Я удивленно посмотрела на мужа — давно он не говорил со мной в таком пренебрежительном тоне. Явно заготовил речь…
— Не припомню, чтобы за годы брака тебя так беспокоило, что я не взяла твою фамилию. Светик, что происходит?
— А ты не понимаешь, что происходит, да? Или продолжаешь делать вид, что не происходит ничего, все нормально? Когда ты уже повзрослеешь, Варя?
— Так, Светик, хватит, — не выдержала я. — Если ты собираешься играть в шарады, то выбрал неудачный день.

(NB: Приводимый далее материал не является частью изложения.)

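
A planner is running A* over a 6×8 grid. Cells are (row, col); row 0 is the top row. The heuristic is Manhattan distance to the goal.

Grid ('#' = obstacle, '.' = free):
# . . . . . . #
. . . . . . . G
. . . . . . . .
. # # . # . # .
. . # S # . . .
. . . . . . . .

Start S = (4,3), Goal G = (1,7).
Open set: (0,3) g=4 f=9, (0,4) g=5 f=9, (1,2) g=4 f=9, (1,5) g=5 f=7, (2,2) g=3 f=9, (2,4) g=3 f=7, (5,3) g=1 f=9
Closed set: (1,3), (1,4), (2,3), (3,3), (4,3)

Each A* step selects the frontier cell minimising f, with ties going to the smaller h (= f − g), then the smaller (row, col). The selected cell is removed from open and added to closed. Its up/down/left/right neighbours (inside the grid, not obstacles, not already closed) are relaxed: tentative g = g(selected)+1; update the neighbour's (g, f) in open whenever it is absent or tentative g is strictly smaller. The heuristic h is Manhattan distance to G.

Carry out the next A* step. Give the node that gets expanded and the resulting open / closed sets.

expanded=(1,5); open=[(0,3) g=4 f=9, (0,4) g=5 f=9, (0,5) g=6 f=9, (1,2) g=4 f=9, (1,6) g=6 f=7, (2,2) g=3 f=9, (2,4) g=3 f=7, (2,5) g=6 f=9, (5,3) g=1 f=9]; closed=[(1,3), (1,4), (1,5), (2,3), (3,3), (4,3)]

step 1: expand (1,5) (f=7, h=2) → closed; open now [(0,3) g=4 f=9, (0,4) g=5 f=9, (0,5) g=6 f=9, (1,2) g=4 f=9, (1,6) g=6 f=7, (2,2) g=3 f=9, (2,4) g=3 f=7, (2,5) g=6 f=9, (5,3) g=1 f=9]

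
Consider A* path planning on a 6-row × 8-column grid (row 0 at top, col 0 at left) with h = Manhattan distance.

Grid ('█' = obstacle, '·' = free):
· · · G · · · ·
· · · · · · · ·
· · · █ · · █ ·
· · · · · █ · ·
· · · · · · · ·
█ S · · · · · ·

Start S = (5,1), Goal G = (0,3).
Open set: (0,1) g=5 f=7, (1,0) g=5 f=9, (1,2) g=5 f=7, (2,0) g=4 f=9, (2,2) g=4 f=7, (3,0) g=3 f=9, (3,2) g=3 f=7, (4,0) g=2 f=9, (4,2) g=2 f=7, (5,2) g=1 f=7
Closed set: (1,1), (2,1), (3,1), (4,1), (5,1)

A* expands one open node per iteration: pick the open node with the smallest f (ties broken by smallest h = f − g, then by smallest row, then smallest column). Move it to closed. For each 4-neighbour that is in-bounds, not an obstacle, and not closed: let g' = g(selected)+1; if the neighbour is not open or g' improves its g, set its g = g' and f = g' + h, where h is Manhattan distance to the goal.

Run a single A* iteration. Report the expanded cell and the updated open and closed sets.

expanded=(0,1); open=[(0,0) g=6 f=9, (0,2) g=6 f=7, (1,0) g=5 f=9, (1,2) g=5 f=7, (2,0) g=4 f=9, (2,2) g=4 f=7, (3,0) g=3 f=9, (3,2) g=3 f=7, (4,0) g=2 f=9, (4,2) g=2 f=7, (5,2) g=1 f=7]; closed=[(0,1), (1,1), (2,1), (3,1), (4,1), (5,1)]

step 1: expand (0,1) (f=7, h=2) → closed; open now [(0,0) g=6 f=9, (0,2) g=6 f=7, (1,0) g=5 f=9, (1,2) g=5 f=7, (2,0) g=4 f=9, (2,2) g=4 f=7, (3,0) g=3 f=9, (3,2) g=3 f=7, (4,0) g=2 f=9, (4,2) g=2 f=7, (5,2) g=1 f=7]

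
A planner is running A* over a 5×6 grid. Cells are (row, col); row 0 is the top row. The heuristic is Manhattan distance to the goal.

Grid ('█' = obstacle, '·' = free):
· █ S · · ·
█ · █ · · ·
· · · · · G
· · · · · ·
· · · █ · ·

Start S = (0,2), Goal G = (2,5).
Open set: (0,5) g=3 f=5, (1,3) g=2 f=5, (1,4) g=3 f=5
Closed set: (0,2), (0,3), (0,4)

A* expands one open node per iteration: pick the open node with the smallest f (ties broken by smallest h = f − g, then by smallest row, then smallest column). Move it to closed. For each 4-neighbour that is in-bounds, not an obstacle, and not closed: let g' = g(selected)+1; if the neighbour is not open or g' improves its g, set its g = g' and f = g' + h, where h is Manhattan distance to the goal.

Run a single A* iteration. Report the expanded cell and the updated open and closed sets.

expanded=(0,5); open=[(1,3) g=2 f=5, (1,4) g=3 f=5, (1,5) g=4 f=5]; closed=[(0,2), (0,3), (0,4), (0,5)]

step 1: expand (0,5) (f=5, h=2) → closed; open now [(1,3) g=2 f=5, (1,4) g=3 f=5, (1,5) g=4 f=5]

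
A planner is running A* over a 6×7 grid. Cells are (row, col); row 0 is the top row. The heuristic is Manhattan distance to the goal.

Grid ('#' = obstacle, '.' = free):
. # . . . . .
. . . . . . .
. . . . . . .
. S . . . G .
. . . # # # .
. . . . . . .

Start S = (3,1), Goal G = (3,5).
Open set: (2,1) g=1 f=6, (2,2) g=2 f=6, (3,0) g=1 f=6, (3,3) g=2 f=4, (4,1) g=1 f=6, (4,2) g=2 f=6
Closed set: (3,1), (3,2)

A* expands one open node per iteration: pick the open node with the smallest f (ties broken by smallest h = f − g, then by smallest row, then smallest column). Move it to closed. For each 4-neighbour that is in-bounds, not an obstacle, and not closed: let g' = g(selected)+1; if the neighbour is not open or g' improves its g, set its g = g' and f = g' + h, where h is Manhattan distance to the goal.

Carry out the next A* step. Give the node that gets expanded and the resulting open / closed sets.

step 1: expand (3,3) (f=4, h=2) → closed; open now [(2,1) g=1 f=6, (2,2) g=2 f=6, (2,3) g=3 f=6, (3,0) g=1 f=6, (3,4) g=3 f=4, (4,1) g=1 f=6, (4,2) g=2 f=6]

expanded=(3,3); open=[(2,1) g=1 f=6, (2,2) g=2 f=6, (2,3) g=3 f=6, (3,0) g=1 f=6, (3,4) g=3 f=4, (4,1) g=1 f=6, (4,2) g=2 f=6]; closed=[(3,1), (3,2), (3,3)]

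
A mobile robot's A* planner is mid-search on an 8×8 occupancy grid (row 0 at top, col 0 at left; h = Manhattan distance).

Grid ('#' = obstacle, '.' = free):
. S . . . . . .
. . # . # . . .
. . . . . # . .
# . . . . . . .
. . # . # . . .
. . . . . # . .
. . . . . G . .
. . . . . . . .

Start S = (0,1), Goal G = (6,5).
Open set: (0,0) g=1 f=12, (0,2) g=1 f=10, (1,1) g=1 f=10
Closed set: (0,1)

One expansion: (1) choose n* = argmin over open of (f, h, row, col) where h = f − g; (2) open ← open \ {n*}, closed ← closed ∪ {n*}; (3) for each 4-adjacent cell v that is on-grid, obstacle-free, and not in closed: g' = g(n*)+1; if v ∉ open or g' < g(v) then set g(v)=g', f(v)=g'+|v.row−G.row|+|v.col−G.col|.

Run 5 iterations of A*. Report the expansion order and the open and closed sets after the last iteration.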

— В твоем расписании никогда не бывает удачных дней для разговоров со мной, — с досадой произнес муж, комкая в руках пустую пачку от сигарет. — Для кого угодно — но не для меня! Я устал от этого. Знаешь, вот терпишь, терпишь что-то неделями, месяцами, думаешь, что вот-вот прекратится, а оно не прекращается, а только становится все невыносимее. Я не могу больше, понимаешь? Просто не могу. Я хочу спокойно жить, воспитывать сына — постоянно, каждый день, а не наездами в те дни, когда ты соизволишь меня отпустить. Хочу заниматься музыкой…
— А я, значит, тебе мешаю? — перебила я, пораженная несправедливостью его слов. — Разве когда-то я что-то сказала тебе по поводу твоей работы? И насчет мальчика ты не прав…
— Его зовут Макар! — загремел Светик. — Макар! Неужели так трудно запомнить?! Хотя зачем тебе — это же не статья из Административного кодекса! Ты же никогда, ни разу не назвала его по имени — только «ребенок», «мальчик»!
— А я не обязана относиться к нему с любовью, если ты об этом! — рявкнула я. — Я и так сделала сверх того, что могла вынести! Я не выгнала тебя в ту же секунду, когда узнала о его существовании! Я даже настояла на том, чтобы ты чаще с ним виделся — но ты этого, видимо, не понял, уж не говорю — не оценил!
— Ну прости, что не упал тебе в ноги!
— А чего ты еще от меня ждал? Что я предложу забрать его сюда? Не слишком ли, а? — Я вскочила и отошла к окну, отодвинула штору и уставилась невидящим взглядом во двор. У машины курил Слава, Володя перекладывал что-то в багажнике, а рядом стоял консьерж и что-то рассказывал, отчаянно жестикулируя.
— Ты очень эгоистичная, Варя, — тихо сказал Светик за моей спиной. — Я много лет не замечал этого, старался не замечать. Но в этой ситуации ты повела себя как законченная эгоистка, для которой свой личный комфорт дороже всего остального.